In conclusione, le acute riflessioni di D’Alema, quantunque tardive e che non lo sollevano affatto dalle sue responsabilità per nulla trascurabili sul fallimento politico della sinistra post-comunista, meritano comunque di essere lette nella loro interezza https://www.huffingtonpost.it/2018/10/20/la-critica-autocritica-di-dalema_a_23566643/, non fosse altro perché suggeriscono più di una considerazione.
Tra queste, di sicuro la necessità per la sinistra italiana di cambiare registro perché una democrazia funziona se c’è un’opposizione forte, credibile ed incisiva e nel nostro Paese oggi non c’è. E questo vale soprattutto per il Pd, ormai, a torto o a ragione, percepito sempre più come un partito conservatore oltre che confuso, che dà sempre più l’idea, come afferma D’Alema, di far quadrato con l’establishment europeo, ma anche italiano, in difesa dello status quo.

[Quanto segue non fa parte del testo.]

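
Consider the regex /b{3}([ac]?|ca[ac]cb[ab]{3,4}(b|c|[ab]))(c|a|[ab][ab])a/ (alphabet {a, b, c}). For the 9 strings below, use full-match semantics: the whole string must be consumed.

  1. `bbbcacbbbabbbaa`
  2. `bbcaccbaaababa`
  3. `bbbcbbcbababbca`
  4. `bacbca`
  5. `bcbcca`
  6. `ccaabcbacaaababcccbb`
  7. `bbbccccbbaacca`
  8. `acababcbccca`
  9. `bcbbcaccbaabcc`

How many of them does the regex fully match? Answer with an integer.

1 → no match
2 → no match
3 → no match
4 → no match
5 → no match
6 → no match — must start with `b`
7 → no match
8 → no match — must start with `b`
9 → no match — must end with `a`
Total matched: 0

0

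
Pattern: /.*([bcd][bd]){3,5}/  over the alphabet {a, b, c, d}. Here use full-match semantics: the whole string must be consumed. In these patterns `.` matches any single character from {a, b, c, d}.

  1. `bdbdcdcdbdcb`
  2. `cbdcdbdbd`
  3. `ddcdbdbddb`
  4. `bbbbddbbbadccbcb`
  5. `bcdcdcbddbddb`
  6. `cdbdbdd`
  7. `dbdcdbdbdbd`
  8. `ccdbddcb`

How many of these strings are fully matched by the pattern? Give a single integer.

7

1. `bdbdcdcdbdcb` → match
2. `cbdcdbdbd` → match
3. `ddcdbdbddb` → match
4 → no match
5 → match
6. `cdbdbdd` → match
7. `dbdcdbdbdbd` → match
8. `ccdbddcb` → match
Total matched: 7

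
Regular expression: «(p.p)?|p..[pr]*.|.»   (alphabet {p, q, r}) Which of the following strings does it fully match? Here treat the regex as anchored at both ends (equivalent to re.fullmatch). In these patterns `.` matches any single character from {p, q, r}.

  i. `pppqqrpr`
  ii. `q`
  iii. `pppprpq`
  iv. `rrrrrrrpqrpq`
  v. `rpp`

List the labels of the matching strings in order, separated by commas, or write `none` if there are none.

i → no match
ii → match
iii → match
iv → no match
v → no match

ii, iii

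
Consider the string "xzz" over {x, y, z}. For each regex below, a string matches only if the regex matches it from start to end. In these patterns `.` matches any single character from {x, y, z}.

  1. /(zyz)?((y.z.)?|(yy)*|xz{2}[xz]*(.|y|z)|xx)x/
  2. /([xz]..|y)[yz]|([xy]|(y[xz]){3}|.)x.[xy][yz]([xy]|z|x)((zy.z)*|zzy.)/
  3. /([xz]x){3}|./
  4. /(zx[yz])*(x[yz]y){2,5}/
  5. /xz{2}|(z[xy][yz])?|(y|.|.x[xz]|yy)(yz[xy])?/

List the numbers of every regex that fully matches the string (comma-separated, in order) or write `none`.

5

1 → no match — must end with "x"
2 → no match
3 → no match
4 → no match — must end with "y"
5 → match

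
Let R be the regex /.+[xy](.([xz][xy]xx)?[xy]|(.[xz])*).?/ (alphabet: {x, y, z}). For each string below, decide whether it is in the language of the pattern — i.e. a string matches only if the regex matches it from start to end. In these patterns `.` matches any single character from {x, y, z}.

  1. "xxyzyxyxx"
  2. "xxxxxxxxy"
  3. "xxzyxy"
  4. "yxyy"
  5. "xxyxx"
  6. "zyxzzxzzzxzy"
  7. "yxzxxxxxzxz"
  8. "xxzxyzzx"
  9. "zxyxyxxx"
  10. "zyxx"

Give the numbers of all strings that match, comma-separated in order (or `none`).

1, 2, 3, 4, 5, 6, 7, 8, 9, 10

1 → match
2 → match
3 → match
4 → match
5 → match
6 → match
7 → match
8 → match
9 → match
10 → match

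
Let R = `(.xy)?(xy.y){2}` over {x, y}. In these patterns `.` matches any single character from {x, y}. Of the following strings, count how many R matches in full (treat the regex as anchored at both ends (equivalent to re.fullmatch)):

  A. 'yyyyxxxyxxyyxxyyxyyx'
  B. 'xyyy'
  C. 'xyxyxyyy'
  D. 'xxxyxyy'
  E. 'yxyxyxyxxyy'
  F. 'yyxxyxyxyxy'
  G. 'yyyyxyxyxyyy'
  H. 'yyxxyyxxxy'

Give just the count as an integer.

A → no match — must end with 'y'
B → no match
C → match
D → no match
E → no match
F → no match
G → no match
H → no match
Total matched: 1

1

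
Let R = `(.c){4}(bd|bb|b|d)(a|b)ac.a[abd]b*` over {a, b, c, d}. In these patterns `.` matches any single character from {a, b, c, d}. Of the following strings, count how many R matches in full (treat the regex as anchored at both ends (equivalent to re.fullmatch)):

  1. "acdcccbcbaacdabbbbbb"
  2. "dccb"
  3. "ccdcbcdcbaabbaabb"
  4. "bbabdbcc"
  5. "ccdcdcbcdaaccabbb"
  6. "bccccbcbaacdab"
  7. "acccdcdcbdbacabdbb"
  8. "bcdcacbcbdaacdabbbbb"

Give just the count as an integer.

1 → match
2 → no match
3 → no match
4 → no match
5 → match
6 → no match
7 → no match
8 → match
Total matched: 3

3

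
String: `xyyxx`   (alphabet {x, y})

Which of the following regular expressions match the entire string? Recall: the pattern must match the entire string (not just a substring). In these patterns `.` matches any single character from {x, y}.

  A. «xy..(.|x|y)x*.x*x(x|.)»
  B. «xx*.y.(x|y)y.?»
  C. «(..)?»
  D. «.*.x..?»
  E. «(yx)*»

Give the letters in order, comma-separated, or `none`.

D

A → no match
B → no match
C → no match
D → match
E → no match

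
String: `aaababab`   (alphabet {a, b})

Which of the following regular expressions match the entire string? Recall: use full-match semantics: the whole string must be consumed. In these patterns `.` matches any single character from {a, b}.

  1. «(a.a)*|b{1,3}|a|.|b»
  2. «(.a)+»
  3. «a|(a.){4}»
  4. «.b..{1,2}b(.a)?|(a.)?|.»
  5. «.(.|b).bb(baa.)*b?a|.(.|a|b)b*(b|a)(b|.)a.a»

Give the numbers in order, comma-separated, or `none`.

3

1 → no match
2 → no match — must end with `a`
3 → match
4 → no match
5 → no match — must end with `a`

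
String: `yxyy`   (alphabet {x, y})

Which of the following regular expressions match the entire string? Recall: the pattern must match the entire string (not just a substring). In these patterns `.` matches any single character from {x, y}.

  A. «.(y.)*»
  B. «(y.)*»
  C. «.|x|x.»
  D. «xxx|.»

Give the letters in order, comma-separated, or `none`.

B

A → no match
B → match
C → no match
D → no match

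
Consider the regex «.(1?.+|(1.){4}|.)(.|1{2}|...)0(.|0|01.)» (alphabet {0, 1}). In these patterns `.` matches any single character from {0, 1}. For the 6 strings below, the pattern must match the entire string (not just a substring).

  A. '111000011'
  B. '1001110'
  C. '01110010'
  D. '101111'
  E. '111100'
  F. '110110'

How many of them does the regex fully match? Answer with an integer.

3

A. '111000011' → match
B. '1001110' → no match
C. '01110010' → match
D. '101111' → no match
E. '111100' → match
F. '110110' → no match
Total matched: 3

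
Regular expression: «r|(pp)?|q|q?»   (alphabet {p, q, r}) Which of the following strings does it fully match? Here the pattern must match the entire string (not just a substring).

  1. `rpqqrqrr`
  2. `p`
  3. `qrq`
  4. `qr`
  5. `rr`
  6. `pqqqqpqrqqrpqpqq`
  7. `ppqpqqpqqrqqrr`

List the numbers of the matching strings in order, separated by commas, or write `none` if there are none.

none

1. `rpqqrqrr` → no match
2. `p` → no match
3. `qrq` → no match
4. `qr` → no match
5. `rr` → no match
6 → no match
7 → no match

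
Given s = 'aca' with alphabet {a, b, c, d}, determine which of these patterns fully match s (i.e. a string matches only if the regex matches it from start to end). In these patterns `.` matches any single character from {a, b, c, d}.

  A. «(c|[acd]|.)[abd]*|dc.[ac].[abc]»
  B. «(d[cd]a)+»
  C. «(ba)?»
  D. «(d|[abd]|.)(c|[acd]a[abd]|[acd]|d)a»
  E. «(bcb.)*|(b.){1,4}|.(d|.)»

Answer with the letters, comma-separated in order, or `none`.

D

A → no match
B → no match — must start with 'd'
C → no match
D → match
E → no match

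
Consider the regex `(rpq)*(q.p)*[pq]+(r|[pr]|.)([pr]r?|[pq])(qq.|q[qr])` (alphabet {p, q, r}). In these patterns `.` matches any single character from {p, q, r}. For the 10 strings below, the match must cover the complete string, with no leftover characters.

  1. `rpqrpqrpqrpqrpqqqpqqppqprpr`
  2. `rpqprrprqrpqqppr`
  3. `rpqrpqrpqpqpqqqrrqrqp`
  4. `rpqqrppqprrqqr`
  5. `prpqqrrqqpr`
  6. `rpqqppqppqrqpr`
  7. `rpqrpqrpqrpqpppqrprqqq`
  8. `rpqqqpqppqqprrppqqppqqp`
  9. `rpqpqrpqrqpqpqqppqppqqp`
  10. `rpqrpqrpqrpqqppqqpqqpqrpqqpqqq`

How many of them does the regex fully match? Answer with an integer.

1 → no match
2 → no match
3 → no match
4 → match
5. `prpqqrrqqpr` → no match
6 → no match
7 → match
8 → no match
9 → no match
10 → match
Total matched: 3

3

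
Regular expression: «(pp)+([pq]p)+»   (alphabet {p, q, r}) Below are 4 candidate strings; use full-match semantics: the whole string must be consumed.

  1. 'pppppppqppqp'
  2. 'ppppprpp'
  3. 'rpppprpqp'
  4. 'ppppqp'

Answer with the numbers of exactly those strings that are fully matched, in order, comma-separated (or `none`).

1. 'pppppppqppqp' → no match
2. 'ppppprpp' → no match
3. 'rpppprpqp' → no match — must start with 'pp'
4. 'ppppqp' → match

4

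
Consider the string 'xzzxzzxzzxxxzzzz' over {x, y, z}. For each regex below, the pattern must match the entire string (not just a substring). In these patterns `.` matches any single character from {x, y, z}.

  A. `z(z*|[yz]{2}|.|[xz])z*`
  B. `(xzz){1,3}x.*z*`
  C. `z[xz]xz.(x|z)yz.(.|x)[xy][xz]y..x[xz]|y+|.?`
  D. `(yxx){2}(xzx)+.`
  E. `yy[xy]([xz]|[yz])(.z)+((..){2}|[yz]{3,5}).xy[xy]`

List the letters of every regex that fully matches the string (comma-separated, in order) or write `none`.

B

A → no match — must start with 'z'
B → match
C → no match
D → no match — must start with 'yxx'
E → no match — must start with 'yy'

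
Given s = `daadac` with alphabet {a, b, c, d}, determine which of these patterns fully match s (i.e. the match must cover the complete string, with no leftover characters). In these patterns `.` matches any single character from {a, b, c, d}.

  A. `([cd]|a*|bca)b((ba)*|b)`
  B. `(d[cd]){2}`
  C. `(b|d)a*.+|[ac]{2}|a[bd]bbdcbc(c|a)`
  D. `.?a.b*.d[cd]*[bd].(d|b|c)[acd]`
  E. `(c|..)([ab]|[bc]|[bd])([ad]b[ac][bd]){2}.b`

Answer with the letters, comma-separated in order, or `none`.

A → no match
B → no match
C → match
D → no match
E → no match — must end with `b`

C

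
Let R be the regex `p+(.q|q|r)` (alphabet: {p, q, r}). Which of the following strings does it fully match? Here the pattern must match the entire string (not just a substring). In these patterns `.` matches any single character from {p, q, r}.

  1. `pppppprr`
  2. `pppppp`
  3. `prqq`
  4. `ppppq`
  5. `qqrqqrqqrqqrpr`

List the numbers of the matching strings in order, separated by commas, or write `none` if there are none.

1. `pppppprr` → no match
2. `pppppp` → no match
3. `prqq` → no match
4. `ppppq` → match
5 → no match — must start with `p`

4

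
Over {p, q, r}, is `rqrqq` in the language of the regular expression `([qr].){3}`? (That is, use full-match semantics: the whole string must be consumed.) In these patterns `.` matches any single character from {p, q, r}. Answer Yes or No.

No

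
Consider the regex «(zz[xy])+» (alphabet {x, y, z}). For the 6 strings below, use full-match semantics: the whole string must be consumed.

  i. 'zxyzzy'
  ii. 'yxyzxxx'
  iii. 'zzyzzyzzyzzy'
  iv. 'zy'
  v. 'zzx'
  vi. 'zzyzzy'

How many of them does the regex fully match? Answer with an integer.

i → no match — must start with 'zz'
ii → no match — must start with 'zz'
iii → match
iv → no match — must start with 'zz'
v → match
vi → match
Total matched: 3

3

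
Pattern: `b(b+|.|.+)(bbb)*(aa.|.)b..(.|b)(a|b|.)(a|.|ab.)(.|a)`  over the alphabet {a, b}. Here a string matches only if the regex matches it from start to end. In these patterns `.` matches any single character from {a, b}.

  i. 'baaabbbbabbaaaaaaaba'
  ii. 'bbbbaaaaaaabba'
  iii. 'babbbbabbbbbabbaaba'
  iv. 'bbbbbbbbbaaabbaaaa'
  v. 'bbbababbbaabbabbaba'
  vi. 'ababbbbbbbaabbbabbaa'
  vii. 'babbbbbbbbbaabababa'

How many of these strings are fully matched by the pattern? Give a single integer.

i → no match
ii → no match
iii → no match
iv → no match
v → match
vi → no match — must start with 'b'
vii → no match
Total matched: 1

1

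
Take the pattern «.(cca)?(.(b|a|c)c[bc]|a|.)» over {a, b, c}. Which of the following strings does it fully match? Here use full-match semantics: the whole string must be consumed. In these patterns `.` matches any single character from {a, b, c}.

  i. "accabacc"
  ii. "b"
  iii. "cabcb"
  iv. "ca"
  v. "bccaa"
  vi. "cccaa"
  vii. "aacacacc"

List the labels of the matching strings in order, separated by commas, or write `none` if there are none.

i, iii, iv, v, vi

i → match
ii → no match
iii → match
iv → match
v → match
vi → match
vii → no match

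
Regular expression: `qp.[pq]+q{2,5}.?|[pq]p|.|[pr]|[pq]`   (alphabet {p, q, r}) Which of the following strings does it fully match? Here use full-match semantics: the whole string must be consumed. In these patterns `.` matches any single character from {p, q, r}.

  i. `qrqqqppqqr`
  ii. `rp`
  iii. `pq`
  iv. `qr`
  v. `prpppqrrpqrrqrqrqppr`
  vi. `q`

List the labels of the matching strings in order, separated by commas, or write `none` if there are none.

i → no match
ii → no match
iii → no match
iv → no match
v → no match
vi → match

vi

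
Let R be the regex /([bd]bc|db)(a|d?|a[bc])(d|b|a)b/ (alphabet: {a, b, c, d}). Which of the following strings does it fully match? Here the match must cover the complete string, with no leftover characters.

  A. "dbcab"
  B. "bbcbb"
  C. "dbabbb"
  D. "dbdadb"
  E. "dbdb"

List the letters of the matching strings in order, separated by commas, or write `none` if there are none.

A → match
B → match
C → match
D → no match
E → match

A, B, C, E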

In ultimo, l’analisi di D’Alema fa apparire come largamente superato dagli eventi internazionali e dagli umori dell’elettorato italiano un leader come Matteo Renzi, tanto giovane anagraficamente quanto obsoleto politicamente. E questo, almeno noi, lo diciamo con vero disappunto, in ragione della formidabile energia e vivacità dell’ex premier.
Il problema, però, per la sinistra e il Pd in particolare, è che Renzi non ha affatto intenzione di vestire i panni del novello Cincinnato. E con la sua ingombrante presenza ed esuberante personalità, la sinistra e il Pd dovranno continuare a fare i conti.